Советский Союз учредил специальные адресные программы, чтобы обеспечить еще большее равенство – в соответствии с коммунистическими идеалами: дополнительные баллы на экзамене начислялись членам коммунистической партии, выходцам из семей рабочих или крестьян. Однако, как и в США, дети из образованных семей здесь имели такое гигантское академическое преимущество, что, если не принимать во внимание бонусы за высокую партийную активность, адресные программы на основе классовых принципов не оказывали особенного влияния на регулирование доступа к наиболее предпочтительным рабочим местам. Коммунистическое правительство ввело также пространственную диверсификацию: открывало вузы и за пределами традиционных интеллектуальных центров (подобно американской модели «земельных» колледжей), чтобы молодежь в отдаленных уголках протяженного Союза могла обучаться в университетах, а регионы получали импульс к экономическому развитию. Возможно, эта мера оказала даже большее влияние на социальное выравнивание, чем собственно адресные программы.

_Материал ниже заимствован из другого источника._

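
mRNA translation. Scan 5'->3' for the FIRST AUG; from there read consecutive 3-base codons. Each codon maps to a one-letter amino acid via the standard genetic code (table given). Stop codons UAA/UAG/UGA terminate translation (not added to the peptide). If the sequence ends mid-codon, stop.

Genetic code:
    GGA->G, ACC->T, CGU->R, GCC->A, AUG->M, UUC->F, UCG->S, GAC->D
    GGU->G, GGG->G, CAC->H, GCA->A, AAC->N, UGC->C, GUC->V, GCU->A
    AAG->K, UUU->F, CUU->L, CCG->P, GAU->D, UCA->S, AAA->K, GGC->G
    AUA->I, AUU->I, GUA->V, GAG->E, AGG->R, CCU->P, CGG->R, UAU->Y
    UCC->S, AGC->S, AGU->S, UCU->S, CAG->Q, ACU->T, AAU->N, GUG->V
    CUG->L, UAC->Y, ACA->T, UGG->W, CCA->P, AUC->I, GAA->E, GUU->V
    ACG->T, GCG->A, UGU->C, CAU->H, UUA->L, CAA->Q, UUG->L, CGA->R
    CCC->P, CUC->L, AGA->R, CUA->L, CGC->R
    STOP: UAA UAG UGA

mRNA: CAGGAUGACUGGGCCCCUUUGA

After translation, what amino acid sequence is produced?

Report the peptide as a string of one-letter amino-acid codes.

Answer: MTGPL

Derivation:
start AUG at pos 4
pos 4: AUG -> M; peptide=M
pos 7: ACU -> T; peptide=MT
pos 10: GGG -> G; peptide=MTG
pos 13: CCC -> P; peptide=MTGP
pos 16: CUU -> L; peptide=MTGPL
pos 19: UGA -> STOP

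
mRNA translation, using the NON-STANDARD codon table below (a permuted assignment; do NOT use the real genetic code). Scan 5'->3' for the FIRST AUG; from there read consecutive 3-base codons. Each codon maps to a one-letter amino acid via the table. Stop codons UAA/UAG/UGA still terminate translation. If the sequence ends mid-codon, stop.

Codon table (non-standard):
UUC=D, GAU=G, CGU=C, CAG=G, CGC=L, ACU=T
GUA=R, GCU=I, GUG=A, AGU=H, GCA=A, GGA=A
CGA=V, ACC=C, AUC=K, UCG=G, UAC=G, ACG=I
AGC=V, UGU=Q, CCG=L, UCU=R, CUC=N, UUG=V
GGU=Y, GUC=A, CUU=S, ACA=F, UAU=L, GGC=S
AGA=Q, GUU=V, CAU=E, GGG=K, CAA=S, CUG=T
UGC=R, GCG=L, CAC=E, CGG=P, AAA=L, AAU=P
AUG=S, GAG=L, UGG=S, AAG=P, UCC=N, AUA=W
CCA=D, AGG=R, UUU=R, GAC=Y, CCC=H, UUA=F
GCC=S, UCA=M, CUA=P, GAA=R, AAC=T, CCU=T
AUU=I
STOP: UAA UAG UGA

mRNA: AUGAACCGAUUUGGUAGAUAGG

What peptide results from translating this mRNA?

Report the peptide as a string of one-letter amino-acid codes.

Answer: STVRYQ

Derivation:
start AUG at pos 0
pos 0: AUG -> S; peptide=S
pos 3: AAC -> T; peptide=ST
pos 6: CGA -> V; peptide=STV
pos 9: UUU -> R; peptide=STVR
pos 12: GGU -> Y; peptide=STVRY
pos 15: AGA -> Q; peptide=STVRYQ
pos 18: UAG -> STOP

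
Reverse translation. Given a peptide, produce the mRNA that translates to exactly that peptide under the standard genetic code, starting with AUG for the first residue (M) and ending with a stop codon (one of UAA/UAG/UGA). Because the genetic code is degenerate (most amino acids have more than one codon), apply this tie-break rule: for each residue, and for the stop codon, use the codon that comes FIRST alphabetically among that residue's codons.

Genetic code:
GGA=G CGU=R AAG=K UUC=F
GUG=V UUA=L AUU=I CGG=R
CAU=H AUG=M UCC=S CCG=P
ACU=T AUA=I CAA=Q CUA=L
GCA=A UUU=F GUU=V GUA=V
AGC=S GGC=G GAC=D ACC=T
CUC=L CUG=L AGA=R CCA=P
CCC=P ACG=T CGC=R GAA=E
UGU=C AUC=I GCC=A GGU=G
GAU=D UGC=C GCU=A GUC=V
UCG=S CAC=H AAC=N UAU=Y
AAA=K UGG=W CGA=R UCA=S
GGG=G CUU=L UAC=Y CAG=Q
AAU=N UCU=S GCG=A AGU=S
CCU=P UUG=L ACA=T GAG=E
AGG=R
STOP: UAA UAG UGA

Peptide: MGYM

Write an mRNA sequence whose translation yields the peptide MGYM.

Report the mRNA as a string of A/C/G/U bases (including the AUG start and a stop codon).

residue 1: M -> AUG (start codon)
residue 2: G codons sorted = GGA,GGC,GGG,GGU -> pick first = GGA
residue 3: Y codons sorted = UAC,UAU -> pick first = UAC
residue 4: M -> AUG (only codon)
terminator: stop codons sorted = UAA,UAG,UGA -> pick first = UAA

Answer: mRNA: AUGGGAUACAUGUAA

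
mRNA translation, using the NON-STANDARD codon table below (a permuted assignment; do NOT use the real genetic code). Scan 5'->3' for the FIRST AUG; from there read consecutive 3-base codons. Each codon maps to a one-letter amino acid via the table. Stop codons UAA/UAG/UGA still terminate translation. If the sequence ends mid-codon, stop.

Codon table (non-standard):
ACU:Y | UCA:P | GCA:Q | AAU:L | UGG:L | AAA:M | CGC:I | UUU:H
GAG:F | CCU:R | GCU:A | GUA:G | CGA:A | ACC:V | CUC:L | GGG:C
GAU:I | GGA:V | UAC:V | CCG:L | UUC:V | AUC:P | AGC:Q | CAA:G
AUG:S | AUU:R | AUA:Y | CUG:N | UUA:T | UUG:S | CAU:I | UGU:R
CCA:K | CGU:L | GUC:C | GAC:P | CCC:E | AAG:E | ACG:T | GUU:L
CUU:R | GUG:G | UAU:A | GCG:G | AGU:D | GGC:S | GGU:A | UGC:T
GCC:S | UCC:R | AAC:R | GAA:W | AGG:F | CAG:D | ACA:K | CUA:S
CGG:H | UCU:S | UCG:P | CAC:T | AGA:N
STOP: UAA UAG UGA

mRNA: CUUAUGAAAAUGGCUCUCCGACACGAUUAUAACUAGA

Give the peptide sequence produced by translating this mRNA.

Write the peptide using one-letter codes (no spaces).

start AUG at pos 3
pos 3: AUG -> S; peptide=S
pos 6: AAA -> M; peptide=SM
pos 9: AUG -> S; peptide=SMS
pos 12: GCU -> A; peptide=SMSA
pos 15: CUC -> L; peptide=SMSAL
pos 18: CGA -> A; peptide=SMSALA
pos 21: CAC -> T; peptide=SMSALAT
pos 24: GAU -> I; peptide=SMSALATI
pos 27: UAU -> A; peptide=SMSALATIA
pos 30: AAC -> R; peptide=SMSALATIAR
pos 33: UAG -> STOP

Answer: SMSALATIAR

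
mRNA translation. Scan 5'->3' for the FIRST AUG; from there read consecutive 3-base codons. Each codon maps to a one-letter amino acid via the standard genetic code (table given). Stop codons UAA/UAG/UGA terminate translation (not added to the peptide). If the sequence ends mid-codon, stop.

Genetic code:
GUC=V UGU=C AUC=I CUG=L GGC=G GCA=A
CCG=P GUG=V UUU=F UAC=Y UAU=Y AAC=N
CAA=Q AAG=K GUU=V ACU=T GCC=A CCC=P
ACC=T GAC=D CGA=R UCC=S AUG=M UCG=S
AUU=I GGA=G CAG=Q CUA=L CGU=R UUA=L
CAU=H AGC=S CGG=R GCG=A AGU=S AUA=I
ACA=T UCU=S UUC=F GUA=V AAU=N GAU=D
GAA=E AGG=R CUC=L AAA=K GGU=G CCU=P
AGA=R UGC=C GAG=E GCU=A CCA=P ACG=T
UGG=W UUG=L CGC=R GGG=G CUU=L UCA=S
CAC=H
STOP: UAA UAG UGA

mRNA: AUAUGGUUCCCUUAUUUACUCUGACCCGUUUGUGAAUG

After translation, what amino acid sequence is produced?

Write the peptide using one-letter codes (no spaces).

Answer: MVPLFTLTRL

Derivation:
start AUG at pos 2
pos 2: AUG -> M; peptide=M
pos 5: GUU -> V; peptide=MV
pos 8: CCC -> P; peptide=MVP
pos 11: UUA -> L; peptide=MVPL
pos 14: UUU -> F; peptide=MVPLF
pos 17: ACU -> T; peptide=MVPLFT
pos 20: CUG -> L; peptide=MVPLFTL
pos 23: ACC -> T; peptide=MVPLFTLT
pos 26: CGU -> R; peptide=MVPLFTLTR
pos 29: UUG -> L; peptide=MVPLFTLTRL
pos 32: UGA -> STOP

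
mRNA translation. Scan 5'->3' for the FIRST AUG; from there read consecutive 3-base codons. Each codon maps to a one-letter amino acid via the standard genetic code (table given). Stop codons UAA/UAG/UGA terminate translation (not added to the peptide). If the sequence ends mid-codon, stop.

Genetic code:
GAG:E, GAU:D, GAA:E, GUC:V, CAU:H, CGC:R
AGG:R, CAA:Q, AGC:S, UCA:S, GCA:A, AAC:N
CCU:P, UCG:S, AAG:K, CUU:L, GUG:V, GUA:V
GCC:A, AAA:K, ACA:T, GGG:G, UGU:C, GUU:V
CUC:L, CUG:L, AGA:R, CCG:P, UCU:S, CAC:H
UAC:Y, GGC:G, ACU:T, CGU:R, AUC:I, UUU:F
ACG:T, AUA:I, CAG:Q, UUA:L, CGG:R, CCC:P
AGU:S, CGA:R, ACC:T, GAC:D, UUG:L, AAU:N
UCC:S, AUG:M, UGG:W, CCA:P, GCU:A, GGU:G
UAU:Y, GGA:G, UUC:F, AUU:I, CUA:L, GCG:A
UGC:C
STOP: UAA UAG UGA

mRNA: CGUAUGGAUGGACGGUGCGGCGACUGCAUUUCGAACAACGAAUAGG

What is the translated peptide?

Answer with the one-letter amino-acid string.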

Еще одной «новой» особенностью советской системы высшего образования стало подавление критического мышления ленинско-сталинской идеологией, плюс крайняя степень профессиональной специализации образования, направленной на поддержание индустриализации и развитие военно-промышленного комплекса. Под них было заточено все техническое образование, устроенное в виде пирамиды, вершина которой венчалась подготовкой инженеров, математиков и физиков в университетах. Даже сегодня, много лет спустя после распада Советского Союза, Россия выпускает больше бакалавров и специалистов (пока – больше специалистов, окончивших 5-летние программы) в области инженерных наук, чем европейские страны или США (подробнее см. главу 7). Это составляет примерно треть от выпуска бакалавров (четыре года обучения) в Индии, при том что численность населения в Индии в 10 раз превышает численность населения Российской Федерации.